Em meio à pandemia mundial do coronavírus, a Organização Mundial da Saúde (OMS) recomenda que a quarentena no início de um surto pode atrasar o pico de uma epidemia em uma área onde a transmissão local que está em andamento. O Ministério da Saúde segue o mesmo padrão de isolamento.
Não à toa, governos estaduais e municipais tem fechado órgãos públicos, empresas estão direcionando os trabalhadores para home office e escolas suspenderam as aulas para evitar a proliferação da infecção.
No entanto, outras delas têm desrespeitado as recomendações e até as ordens de fechamento de estabelecimentos submetendo os trabalhadores e trabalhadoras ao risco de saúde, esses por sua vez, cumprem as medidas com receio de perder o trabalho.
Com o objetivo de reverter algumas destas violações, o perfil do Instagram Corona Capitalismo reúne denúncias enviadas por funcionários. Através da campanha “Muro da Vergonha – Quem coloca o lucro acima da vida” expõe e constrange marcas que mesmo diante da pandemia mundial forçam seus empregados ao trabalho sem proteção, demitem ou praticam assédio moral para garantir a produtividade.
Mas quais as garantias do trabalhador em meio a pandemia do coronavírus? O que fazer para ter seus direitos respeitados? Confira a entrevista ao Brasil de Fato com o advogado trabalhista e membro da Associação Brasileira de Juristas pela Democracia (ABJD), Thiago Barison, que responde a algumas dessas questões.
Brasil de Fato: O que determina a legislação trabalhista para casos como a pandemia do coronavírus?
Thiago Barison: Eu vou lembrar dois princípios do direito do trabalho. O primeiro deles é que o empregador assume os riscos da atividade econômica. O que isso significa? Significa que ele pode ter lucro, mas se houver intercorrências que causem prejuízos é ele quem os assume também. É como se fosse uma contrapartida pela possibilidade do lucro. Então, nesse caso, não é de responsabilidade do trabalhador o que está acontecendo, o empregador deve suportar esse prejuízo.
O segundo princípio é o da dignidade da pessoa humana, o direito à vida, que vem em primeiro lugar, vem acima do lucro. O empregador não pode agravar os riscos que existem ao trabalhador nem expor a riscos conhecidos como este.
Esses dois princípios norteiam a conduta que deve se ter nesse caso. E determinam a regra segundo a qual, durante a interrupção do contrato de trabalho, em que há suspensão do trabalho e continuidade do pagamento dos salários, não pode haver a rescisão contratual. Por uma questão de ordem pública, a possibilidade de rescisão do contrato fica retirada das mãos das partes privadas.

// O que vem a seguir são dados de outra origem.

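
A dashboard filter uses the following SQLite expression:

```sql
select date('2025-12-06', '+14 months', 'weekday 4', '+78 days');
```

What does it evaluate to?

2027-04-30

Adding +14 months to 2025-12-06 gives 2027-02-06.
`weekday 4` advances to the next Thursday; 2027-02-06 is a Saturday, so it moves forward to 2027-02-11.
Applying '+78 days' to 2027-02-11: counting 78 days forward gives 2027-04-30.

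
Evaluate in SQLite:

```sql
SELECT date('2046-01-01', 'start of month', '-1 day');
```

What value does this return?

2045-12-31

`start of month` rewinds 2046-01-01 to 2046-01-01.
Going back 1 day from 2046-01-01 reaches 2045-12-31 (last day of December, 31 days).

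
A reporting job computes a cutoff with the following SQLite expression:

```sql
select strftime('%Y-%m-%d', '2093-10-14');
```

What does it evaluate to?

`%Y-%m-%d` extracts the ISO date: 2093-10-14.

2093-10-14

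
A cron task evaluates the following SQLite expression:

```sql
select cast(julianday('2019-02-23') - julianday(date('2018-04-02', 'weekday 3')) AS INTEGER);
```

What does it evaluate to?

`weekday 3` advances to the next Wednesday; 2018-04-02 is a Monday, so it moves forward to 2018-04-04.
26 days remain in April 2018 after the 4th (30 − 4).
Full months from May 2018 through January 2019 contribute their day counts.
Then 23 days into February 2019.
Total: 26 + 31 + 30 + 31 + 31 + 30 + 31 + 30 + 31 + 31 + 23 = 325.

325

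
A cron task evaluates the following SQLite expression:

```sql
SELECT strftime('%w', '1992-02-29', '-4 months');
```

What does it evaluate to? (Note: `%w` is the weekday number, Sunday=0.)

First apply '-4 months': 1992-02-29 → 1991-10-29.
1991-10-29 is a Tuesday; with Sunday=0 that is 2.

2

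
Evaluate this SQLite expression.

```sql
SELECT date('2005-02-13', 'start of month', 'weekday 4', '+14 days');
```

2005-02-17

`start of month` rewinds 2005-02-13 to 2005-02-01.
`weekday 4` advances to the next Thursday; 2005-02-01 is a Tuesday, so it moves forward to 2005-02-03.
Advancing 14 more days within February lands on 2005-02-17.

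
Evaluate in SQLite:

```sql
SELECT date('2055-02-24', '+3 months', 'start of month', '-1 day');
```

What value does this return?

2055-04-30

Adding +3 months to 2055-02-24 gives 2055-05-24.
`start of month` rewinds 2055-05-24 to 2055-05-01.
Going back 1 day from 2055-05-01 reaches 2055-04-30 (last day of April, 30 days).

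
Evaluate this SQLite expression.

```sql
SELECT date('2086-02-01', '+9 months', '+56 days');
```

Adding +9 months to 2086-02-01 gives 2086-11-01.
Applying '+56 days' to 2086-11-01: counting 56 days forward gives 2086-12-27.

2086-12-27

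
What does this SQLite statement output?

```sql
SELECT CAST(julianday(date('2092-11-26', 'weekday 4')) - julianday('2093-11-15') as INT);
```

-353

`weekday 4` advances to the next Thursday; 2092-11-26 is a Wednesday, so it moves forward to 2092-11-27.
3 days remain in November 2092 after the 27th (30 − 27).
Full months from December 2092 through October 2093 contribute their day counts.
Then 15 days into November 2093.
Total: 3 + 31 + 31 + 28 + 31 + 30 + 31 + 30 + 31 + 31 + 30 + 31 + 15 = 353.
The subtraction is earlier − later, so the result is −353 → -353.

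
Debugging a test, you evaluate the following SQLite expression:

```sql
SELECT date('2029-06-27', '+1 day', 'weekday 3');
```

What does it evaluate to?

2029-07-04

Advancing 1 more day within June lands on 2029-06-28.
`weekday 3` advances to the next Wednesday; 2029-06-28 is a Thursday, so it moves forward to 2029-07-04.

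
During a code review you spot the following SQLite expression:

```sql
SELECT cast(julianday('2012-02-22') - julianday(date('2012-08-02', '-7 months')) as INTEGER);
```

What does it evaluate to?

Adding -7 months to 2012-08-02 gives 2012-01-02.
29 days remain in January 2012 after the 2nd (31 − 2).
Then 22 days into February 2012.
Total: 29 + 22 = 51.

51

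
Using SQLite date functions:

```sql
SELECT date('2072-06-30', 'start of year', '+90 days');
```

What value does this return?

2072-03-31

`start of year` rewinds 2072-06-30 to 2072-01-01.
Applying '+90 days' to 2072-01-01: counting 90 days forward gives 2072-03-31.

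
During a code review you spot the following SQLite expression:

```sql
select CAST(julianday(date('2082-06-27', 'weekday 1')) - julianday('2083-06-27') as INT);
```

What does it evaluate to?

-363

`weekday 1` advances to the next Monday; 2082-06-27 is a Saturday, so it moves forward to 2082-06-29.
1 day remains in June 2082 after the 29th (30 − 29).
Full months from July 2082 through May 2083 contribute their day counts.
Then 27 days into June 2083.
Total: 1 + 31 + 31 + 30 + 31 + 30 + 31 + 31 + 28 + 31 + 30 + 31 + 27 = 363.
The subtraction is earlier − later, so the result is −363 → -363.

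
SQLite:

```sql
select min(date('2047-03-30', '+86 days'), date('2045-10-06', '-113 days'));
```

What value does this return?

date('2047-03-30', '+86 days') → 2047-06-24.
date('2045-10-06', '-113 days') → 2045-06-15.
Earlier of the two is 2045-06-15.

2045-06-15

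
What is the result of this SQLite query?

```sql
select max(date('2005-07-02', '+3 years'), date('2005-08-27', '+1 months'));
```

2008-07-02

date('2005-07-02', '+3 years') → 2008-07-02.
date('2005-08-27', '+1 months') → 2005-09-27.
Later of the two is 2008-07-02.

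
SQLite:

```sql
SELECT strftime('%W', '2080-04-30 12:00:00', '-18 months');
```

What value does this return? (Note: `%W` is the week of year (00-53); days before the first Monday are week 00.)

First apply '-18 months': 2080-04-30 12:00:00 → 2078-10-30 12:00:00.
2078-10-30 is a Sunday. SQLite's %W counts Mondays since the year started; the result is 43.

43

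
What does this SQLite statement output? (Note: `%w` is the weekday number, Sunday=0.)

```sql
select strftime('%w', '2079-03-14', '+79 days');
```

4

First apply '+79 days': 2079-03-14 → 2079-06-01.
2079-06-01 is a Thursday; with Sunday=0 that is 4.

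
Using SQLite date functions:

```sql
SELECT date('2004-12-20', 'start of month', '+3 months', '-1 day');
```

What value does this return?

`start of month` rewinds 2004-12-20 to 2004-12-01.
Adding +3 months to 2004-12-01 gives 2005-03-01.
Going back 1 day from 2005-03-01 reaches 2005-02-28 (last day of February, 28 days).

2005-02-28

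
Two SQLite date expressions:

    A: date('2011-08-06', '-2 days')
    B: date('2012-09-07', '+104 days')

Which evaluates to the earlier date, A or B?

A = 2011-08-04.
B = 2012-12-20.
A is earlier.

A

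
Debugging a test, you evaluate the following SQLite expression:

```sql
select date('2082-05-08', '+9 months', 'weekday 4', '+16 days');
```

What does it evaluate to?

2083-02-27

Adding +9 months to 2082-05-08 gives 2083-02-08.
`weekday 4` advances to the next Thursday; 2083-02-08 is a Monday, so it moves forward to 2083-02-11.
Advancing 16 more days within February lands on 2083-02-27.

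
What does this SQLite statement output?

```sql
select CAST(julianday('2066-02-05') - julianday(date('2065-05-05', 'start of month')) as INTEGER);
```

280

`start of month` rewinds 2065-05-05 to 2065-05-01.
30 days remain in May 2065 after the 1st (31 − 1).
Full months from June 2065 through January 2066 contribute their day counts.
Then 5 days into February 2066.
Total: 30 + 30 + 31 + 31 + 30 + 31 + 30 + 31 + 31 + 5 = 280.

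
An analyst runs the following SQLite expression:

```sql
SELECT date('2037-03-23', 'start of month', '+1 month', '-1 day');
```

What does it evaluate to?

2037-03-31

`start of month` rewinds 2037-03-23 to 2037-03-01.
Adding +1 month to 2037-03-01 gives 2037-04-01.
Going back 1 day from 2037-04-01 reaches 2037-03-31 (last day of March, 31 days).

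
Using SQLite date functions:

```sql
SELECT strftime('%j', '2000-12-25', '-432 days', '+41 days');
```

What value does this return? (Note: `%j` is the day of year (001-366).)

First apply '-432 days', '+41 days': 2000-12-25 → 1999-11-30.
Day-of-year for 1999-11-30: days since 1999-01-01 inclusive = 334, zero-padded to 334.

334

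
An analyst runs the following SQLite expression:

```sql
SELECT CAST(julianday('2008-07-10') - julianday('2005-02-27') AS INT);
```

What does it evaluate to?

1 day remains in February 2005 after the 27th (28 − 27).
Full months from March 2005 through June 2008 contribute their day counts.
Then 10 days into July 2008.
Total: 1 + 31 + 30 + 31 + 30 + 31 + 31 + 30 + 31 + 30 + 31 + 31 + 28 + 31 + 30 + 31 + 30 + 31 + 31 + 30 + 31 + 30 + 31 + 31 + 28 + 31 + 30 + 31 + 30 + 31 + 31 + 30 + 31 + 30 + 31 + 31 + 29 + 31 + 30 + 31 + 30 + 10 = 1229.

1229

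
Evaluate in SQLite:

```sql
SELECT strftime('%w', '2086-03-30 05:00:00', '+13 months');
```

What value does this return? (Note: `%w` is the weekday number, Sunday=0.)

3

First apply '+13 months': 2086-03-30 05:00:00 → 2087-04-30 05:00:00.
2087-04-30 is a Wednesday; with Sunday=0 that is 3.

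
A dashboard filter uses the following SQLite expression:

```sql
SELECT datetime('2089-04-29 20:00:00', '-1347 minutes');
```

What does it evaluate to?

1347 minutes = 22h 27m; -1347 minutes from 2089-04-29 20:00:00 is 2089-04-28 21:33:00 (crosses midnight).

2089-04-28 21:33:00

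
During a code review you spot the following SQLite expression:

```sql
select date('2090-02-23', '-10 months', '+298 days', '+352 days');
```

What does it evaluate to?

Adding -10 months to 2090-02-23 gives 2089-04-23.
Applying '+298 days' to 2089-04-23: counting 298 days forward gives 2090-02-15.
Applying '+352 days' to 2090-02-15: counting 352 days forward gives 2091-02-02.

2091-02-02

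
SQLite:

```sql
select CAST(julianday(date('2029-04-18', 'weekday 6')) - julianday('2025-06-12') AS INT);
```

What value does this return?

`weekday 6` advances to the next Saturday; 2029-04-18 is a Wednesday, so it moves forward to 2029-04-21.
18 days remain in June 2025 after the 12th (30 − 12).
Full months from July 2025 through March 2029 contribute their day counts.
Then 21 days into April 2029.
Total: 18 + 31 + 31 + 30 + 31 + 30 + 31 + 31 + 28 + 31 + 30 + 31 + 30 + 31 + 31 + 30 + 31 + 30 + 31 + 31 + 28 + 31 + 30 + 31 + 30 + 31 + 31 + 30 + 31 + 30 + 31 + 31 + 29 + 31 + 30 + 31 + 30 + 31 + 31 + 30 + 31 + 30 + 31 + 31 + 28 + 31 + 21 = 1409.

1409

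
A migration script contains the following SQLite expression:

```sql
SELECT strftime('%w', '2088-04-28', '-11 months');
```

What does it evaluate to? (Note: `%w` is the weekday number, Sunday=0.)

First apply '-11 months': 2088-04-28 → 2087-05-28.
2087-05-28 is a Wednesday; with Sunday=0 that is 3.

3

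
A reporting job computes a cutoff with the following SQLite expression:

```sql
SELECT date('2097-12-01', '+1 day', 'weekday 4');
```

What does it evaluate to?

2097-12-05

Advancing 1 more day within December lands on 2097-12-02.
`weekday 4` advances to the next Thursday; 2097-12-02 is a Monday, so it moves forward to 2097-12-05.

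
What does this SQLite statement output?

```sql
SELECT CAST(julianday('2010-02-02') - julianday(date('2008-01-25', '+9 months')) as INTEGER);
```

465

Adding +9 months to 2008-01-25 gives 2008-10-25.
6 days remain in October 2008 after the 25th (31 − 25).
Full months from November 2008 through January 2010 contribute their day counts.
Then 2 days into February 2010.
Total: 6 + 30 + 31 + 31 + 28 + 31 + 30 + 31 + 30 + 31 + 31 + 30 + 31 + 30 + 31 + 31 + 2 = 465.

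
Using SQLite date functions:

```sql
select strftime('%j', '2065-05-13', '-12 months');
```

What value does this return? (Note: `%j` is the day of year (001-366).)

First apply '-12 months': 2065-05-13 → 2064-05-13.
Day-of-year for 2064-05-13: days since 2064-01-01 inclusive = 134, zero-padded to 134.

134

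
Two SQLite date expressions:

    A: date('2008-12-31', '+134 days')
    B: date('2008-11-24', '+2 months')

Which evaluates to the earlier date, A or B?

B

A = 2009-05-14.
B = 2009-01-24.
B is earlier.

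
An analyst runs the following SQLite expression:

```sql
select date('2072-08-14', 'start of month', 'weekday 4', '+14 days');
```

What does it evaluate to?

`start of month` rewinds 2072-08-14 to 2072-08-01.
`weekday 4` advances to the next Thursday; 2072-08-01 is a Monday, so it moves forward to 2072-08-04.
Advancing 14 more days within August lands on 2072-08-18.

2072-08-18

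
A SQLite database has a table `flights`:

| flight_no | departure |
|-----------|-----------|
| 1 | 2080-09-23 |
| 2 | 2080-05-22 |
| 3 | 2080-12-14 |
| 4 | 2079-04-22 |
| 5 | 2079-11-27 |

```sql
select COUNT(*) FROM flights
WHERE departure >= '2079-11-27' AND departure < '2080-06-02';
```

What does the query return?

2

Rows in [2079-11-27, 2080-06-02): 2080-05-22, 2079-11-27 → 2 rows.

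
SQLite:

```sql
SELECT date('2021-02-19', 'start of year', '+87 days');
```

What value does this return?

2021-03-29

`start of year` rewinds 2021-02-19 to 2021-01-01.
Applying '+87 days' to 2021-01-01: counting 87 days forward gives 2021-03-29.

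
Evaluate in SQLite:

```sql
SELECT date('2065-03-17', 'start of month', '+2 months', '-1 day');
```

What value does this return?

`start of month` rewinds 2065-03-17 to 2065-03-01.
Adding +2 months to 2065-03-01 gives 2065-05-01.
Going back 1 day from 2065-05-01 reaches 2065-04-30 (last day of April, 30 days).

2065-04-30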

O que fazer se o trabalhador(a) está em um grupo de risco e o empregador mantêm a convocação para o trabalho?
O trabalhador individualmente deve comunicar o empregador, provar documentalmente da forma que puder que se encontra num grupo de risco ou que tem em seu convívio doméstico alguém nessa condição, para que o empregador saiba e faça o que deve ser feito. Caso ele não faça, aí é necessário recorrer à organização coletiva solidária dos trabalhadores e, em último caso, a medidas judiciais.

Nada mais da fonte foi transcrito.